3. En premier lieu, il convient d’écarter par adoption des motifs retenus par les premiers juges les moyens tirés de ce que la décision portant refus de titre de séjour est entachée d’erreurs de fait, n’a pas été précédée d’un examen de sa situation, méconnaît les stipulations de l’article 3 de l’accord franco-tunisien du 17 mars 1988 et est entachée d’une erreur manifeste d’appréciation, moyens que M. A réitère en appel sans apporter d’élément nouveau.
4. En second lieu, il ressort des pièces du dossier qu’à la date du 30 août 2024 à laquelle a été adopté l’arrêté contesté, M. A, qui est entré en France pour la dernière fois le 2 décembre 2020, n’y était entré que récemment. Le requérant, célibataire et sans charge de famille, n’établit pas être dépourvu d’attaches familiales dans son pays d’origine où il a vécu la majeure partie de son existence. Dans ces conditions, et en dépit des efforts d’intégration déployés par M. A, le préfet du Finistère n’a pas porté une atteinte disproportionnée à son droit au respect de sa vie privée et familiale et n’a, par suite, pas méconnu les stipulations de l’article 8 de la convention européenne de sauvegarde des droits de l’homme et des libertés fondamentales.

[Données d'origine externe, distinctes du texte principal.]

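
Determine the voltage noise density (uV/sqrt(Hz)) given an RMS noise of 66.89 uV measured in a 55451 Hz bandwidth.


Noise spectral density = Vrms / sqrt(BW).
NSD = 66.89 / sqrt(55451)
NSD = 66.89 / 235.4804
NSD = 0.2841 uV/sqrt(Hz)

0.2841 uV/sqrt(Hz)


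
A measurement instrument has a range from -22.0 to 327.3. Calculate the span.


Span = upper range - lower range.
Span = 327.3 - (-22.0)
Span = 349.3

349.3


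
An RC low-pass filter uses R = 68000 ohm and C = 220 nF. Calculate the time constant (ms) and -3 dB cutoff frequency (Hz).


Time constant: tau = R * C.
tau = 68000 * 2.20e-07 = 0.01496 s
tau = 14.96 ms
Cutoff frequency: fc = 1 / (2*pi*R*C).
fc = 1 / (2*pi*0.01496) = 10.64 Hz

tau = 14.96 ms, fc = 10.64 Hz


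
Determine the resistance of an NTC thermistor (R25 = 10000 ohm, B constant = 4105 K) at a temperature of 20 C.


NTC thermistor equation: Rt = R25 * exp(B * (1/T - 1/T25)).
T in Kelvin: 293.15 K, T25 = 298.15 K
1/T - 1/T25 = 1/293.15 - 1/298.15 = 5.721e-05
B * (1/T - 1/T25) = 4105 * 5.721e-05 = 0.2348
Rt = 10000 * exp(0.2348) = 12647.0 ohm

12647.0 ohm


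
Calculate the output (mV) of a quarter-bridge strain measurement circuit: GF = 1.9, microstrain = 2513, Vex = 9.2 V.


Quarter bridge output: Vout = (GF * epsilon * Vex) / 4.
Vout = (1.9 * 2513e-6 * 9.2) / 4
Vout = 0.04392724 / 4 V
Vout = 0.01098181 V = 10.9818 mV

10.9818 mV


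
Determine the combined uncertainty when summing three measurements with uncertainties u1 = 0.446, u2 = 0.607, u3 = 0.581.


For a sum of independent quantities, uc = sqrt(u1^2 + u2^2 + u3^2).
uc = sqrt(0.446^2 + 0.607^2 + 0.581^2)
uc = sqrt(0.198916 + 0.368449 + 0.337561)
uc = 0.9513

0.9513


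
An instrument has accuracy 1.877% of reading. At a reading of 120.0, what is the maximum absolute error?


Absolute error = (accuracy% / 100) * reading.
Error = (1.877 / 100) * 120.0
Error = 0.01877 * 120.0
Error = 2.2524

2.2524


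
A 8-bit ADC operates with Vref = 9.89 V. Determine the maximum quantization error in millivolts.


The maximum quantization error is +/- LSB/2.
LSB = Vref / 2^n = 9.89 / 256 = 0.03863281 V
Max error = LSB / 2 = 0.03863281 / 2 = 0.01931641 V
Max error = 19.3164 mV

19.3164 mV


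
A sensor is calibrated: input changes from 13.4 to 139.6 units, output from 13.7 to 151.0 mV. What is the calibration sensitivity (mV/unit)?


Sensitivity = (y2 - y1) / (x2 - x1).
S = (151.0 - 13.7) / (139.6 - 13.4)
S = 137.3 / 126.2
S = 1.088 mV/unit

1.088 mV/unit


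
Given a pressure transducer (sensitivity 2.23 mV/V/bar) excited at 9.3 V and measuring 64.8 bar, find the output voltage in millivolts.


Output = sensitivity * Vex * P.
Vout = 2.23 * 9.3 * 64.8
Vout = 20.739 * 64.8
Vout = 1343.89 mV

1343.89 mV


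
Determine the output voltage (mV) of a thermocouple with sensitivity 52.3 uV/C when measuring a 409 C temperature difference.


The thermocouple output V = sensitivity * dT.
V = 52.3 uV/C * 409 C
V = 21390.7 uV
V = 21.391 mV

21.391 mV


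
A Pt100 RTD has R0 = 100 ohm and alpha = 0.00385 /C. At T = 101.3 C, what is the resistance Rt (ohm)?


The RTD equation: Rt = R0 * (1 + alpha * T).
Rt = 100 * (1 + 0.00385 * 101.3)
Rt = 100 * (1 + 0.390005)
Rt = 100 * 1.390005
Rt = 139.0 ohm

139.0 ohm


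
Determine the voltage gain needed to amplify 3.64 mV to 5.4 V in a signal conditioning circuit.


Gain = Vout / Vin (converting to same units).
G = 5.4 V / 3.64 mV
G = 5400.0 mV / 3.64 mV
G = 1483.52

1483.52


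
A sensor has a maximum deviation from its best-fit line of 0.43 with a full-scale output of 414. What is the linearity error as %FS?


Linearity error = (max deviation / full scale) * 100%.
Linearity = (0.43 / 414) * 100
Linearity = 0.104 %FS

0.104 %FS


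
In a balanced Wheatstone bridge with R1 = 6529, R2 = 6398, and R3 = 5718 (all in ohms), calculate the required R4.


At balance: R1*R4 = R2*R3, so R4 = R2*R3/R1.
R4 = 6398 * 5718 / 6529
R4 = 36583764 / 6529
R4 = 5603.27 ohm

5603.27 ohm


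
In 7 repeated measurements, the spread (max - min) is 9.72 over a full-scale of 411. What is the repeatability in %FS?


Repeatability = (spread / full scale) * 100%.
R = (9.72 / 411) * 100
R = 2.365 %FS

2.365 %FS


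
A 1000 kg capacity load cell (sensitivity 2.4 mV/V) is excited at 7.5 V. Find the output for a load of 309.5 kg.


Vout = rated_output * Vex * (load / capacity).
Vout = 2.4 * 7.5 * (309.5 / 1000)
Vout = 2.4 * 7.5 * 0.3095
Vout = 5.571 mV

5.571 mV


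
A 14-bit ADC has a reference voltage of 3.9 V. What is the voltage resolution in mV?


The resolution (LSB) of an ADC is Vref / 2^n.
LSB = 3.9 / 2^14
LSB = 3.9 / 16384
LSB = 0.00023804 V = 0.23803711 mV

0.23803711 mV


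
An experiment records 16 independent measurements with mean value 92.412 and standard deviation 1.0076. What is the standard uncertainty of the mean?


The standard uncertainty for Type A evaluation is u = s / sqrt(n).
u = 1.0076 / sqrt(16)
u = 1.0076 / 4.0
u = 0.2519

0.2519


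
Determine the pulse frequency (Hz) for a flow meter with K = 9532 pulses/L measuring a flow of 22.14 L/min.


Frequency = K * Q / 60 (converting L/min to L/s).
f = 9532 * 22.14 / 60
f = 211038.48 / 60
f = 3517.31 Hz

3517.31 Hz


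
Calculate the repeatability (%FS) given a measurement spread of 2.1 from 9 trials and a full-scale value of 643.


Repeatability = (spread / full scale) * 100%.
R = (2.1 / 643) * 100
R = 0.327 %FS

0.327 %FS


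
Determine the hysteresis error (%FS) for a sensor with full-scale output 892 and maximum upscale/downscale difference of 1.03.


Hysteresis = (max difference / full scale) * 100%.
H = (1.03 / 892) * 100
H = 0.115 %FS

0.115 %FS


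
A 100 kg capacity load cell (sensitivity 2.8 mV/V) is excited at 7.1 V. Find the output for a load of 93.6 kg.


Vout = rated_output * Vex * (load / capacity).
Vout = 2.8 * 7.1 * (93.6 / 100)
Vout = 2.8 * 7.1 * 0.936
Vout = 18.608 mV

18.608 mV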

5. Il résulte de tout ce qui précède que la requête de M. A, en ce qu’elle tend à l’annulation du jugement attaqué et de l’arrêté contesté, est manifestement dépourvue de fondement et doit être rejetée sur le fondement des dispositions précitées du dernier alinéa de l’article R. 222-1 du code de justice administrative. Par voie de conséquence, les conclusions présentées dans cette requête aux fins d’injonction, d’astreinte et de mise à la charge de l’Etat des frais liés au litige doivent également être rejetées.
ORDONNE :
Article 1er :La requête de M. A est rejetée.
Article 2 :La présente ordonnance sera notifiée à M. B A et au ministre d’Etat, ministre de l’intérieur.
Copie en sera adressée, pour information, au préfet du Finistère.
Fait à Nantes, le 11 juillet 2025.
Le président de la cour
O. Couvert-Castéra
La République mande et ordonne au ministre d’Etat, ministre de l’intérieur, en ce qui le concerne, et à tous commissaires de justice à ce requis en ce qui concerne les voies de droit commun contre les parties privées, de pourvoir à l’exécution de la présente décision.